Lidar Finds Fish from the Air
Michael D. Wheeler
BOULDER, Colo. -- Since antiquity, man has pondered the question: How many fish are lurking in the waters below? Getting an accurate picture of a fish population is still a challenge to the fishery manager who must set catch limits so as not to deplete the stock but must avoid inflicting unnecessary economic hardship on communities that depend on fishing.
Airborne lidar promises to monitor fish populations more effectively than current sonar or direct sampling techniques. A graph of the data taken off the coast of Southern California in 1999 reveals schools of squid. Because the aircraft carrying the lidar system was flying at 75 m/s, the X-axis represents a linear survey of 4.5 km of ocean.
The traditional methods for sizing up fish populations include sonar and direct sampling, but both are limited by the costs of launching research vessels and by low sampling rates.
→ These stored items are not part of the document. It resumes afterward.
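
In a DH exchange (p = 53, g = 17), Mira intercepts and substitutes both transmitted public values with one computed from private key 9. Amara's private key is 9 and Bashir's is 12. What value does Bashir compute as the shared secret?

46

Bashir receives Mira's public value M = 17^9 mod 53 instead of the honest one.
17^1 ≡ 17 (mod 53)
17^2 = (17^1)^2 ≡ 17^2 = 289 ≡ 24 (mod 53)
17^4 = (17^2)^2 ≡ 24^2 = 576 ≡ 46 (mod 53)
17^8 = (17^4)^2 ≡ 46^2 = 2116 ≡ 49 (mod 53)
17^9 = 17^8 · 17^1 ≡ 49 · 17 ≡ 38 (mod 53).
So M = 38. Bashir computes K = M^12 mod 53.
38^1 ≡ 38 (mod 53)
38^2 = (38^1)^2 ≡ 38^2 = 1444 ≡ 13 (mod 53)
38^4 = (38^2)^2 ≡ 13^2 = 169 ≡ 10 (mod 53)
38^8 = (38^4)^2 ≡ 10^2 = 100 ≡ 47 (mod 53)
38^12 = 38^8 · 38^4 ≡ 47 · 10 ≡ 46 (mod 53).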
Now researchers from the US National Oceanic and Atmospheric Administration may have found a solution in a compact, airborne lidar system.
For the setup, the team needed a light source that could penetrate coastal waters. It also had to be commercially available and rugged enough to operate aboard a small aircraft. The group settled on a flashlamp-pumped, frequency-doubled, Q-switched Nd:YAG laser.
"This laser is very nearly perfect for our application," said James H. Churnside, a researcher on the project. "The wavelength is very close to the wavelength with the greatest depth penetration in coastal waters, where most of the fish live. The normal Q-switched pulse length provides about a meter of depth resolution, which is sufficient for profiling most fish schools."
Faster, cheaper, better
The researchers tested the lidar system off the coasts of Southern California and the Iberian Peninsula and over Puget Sound. They also deployed a research vessel to map the same areas using acoustics and direct sampling to verify the data collected from the air. They discovered that the lidar is effective in gathering information not only about the fish populations, but also about plankton layers. Moreover, it could discriminate between schools of fish and whales.
"The main advantage over ship surveys is the cost," Churnside said. The hourly operating costs of a small plane and a research vessel are roughly equivalent, but the aircraft's cost per mile is much lower because it covers a greater distance in the same amount of time. The slow speed of a ship also leads to less accurate results because the distribution of fish may change between the beginning and end of a survey. Another advantage to the airborne system is that fish do not avoid aircraft as they sometimes do ships.
The group is still working on tweaking the system, with the goal of improving the signal processing to better distinguish between fish and other objects that scatter light. Details of the research appear in the March issue of Optical Engineering.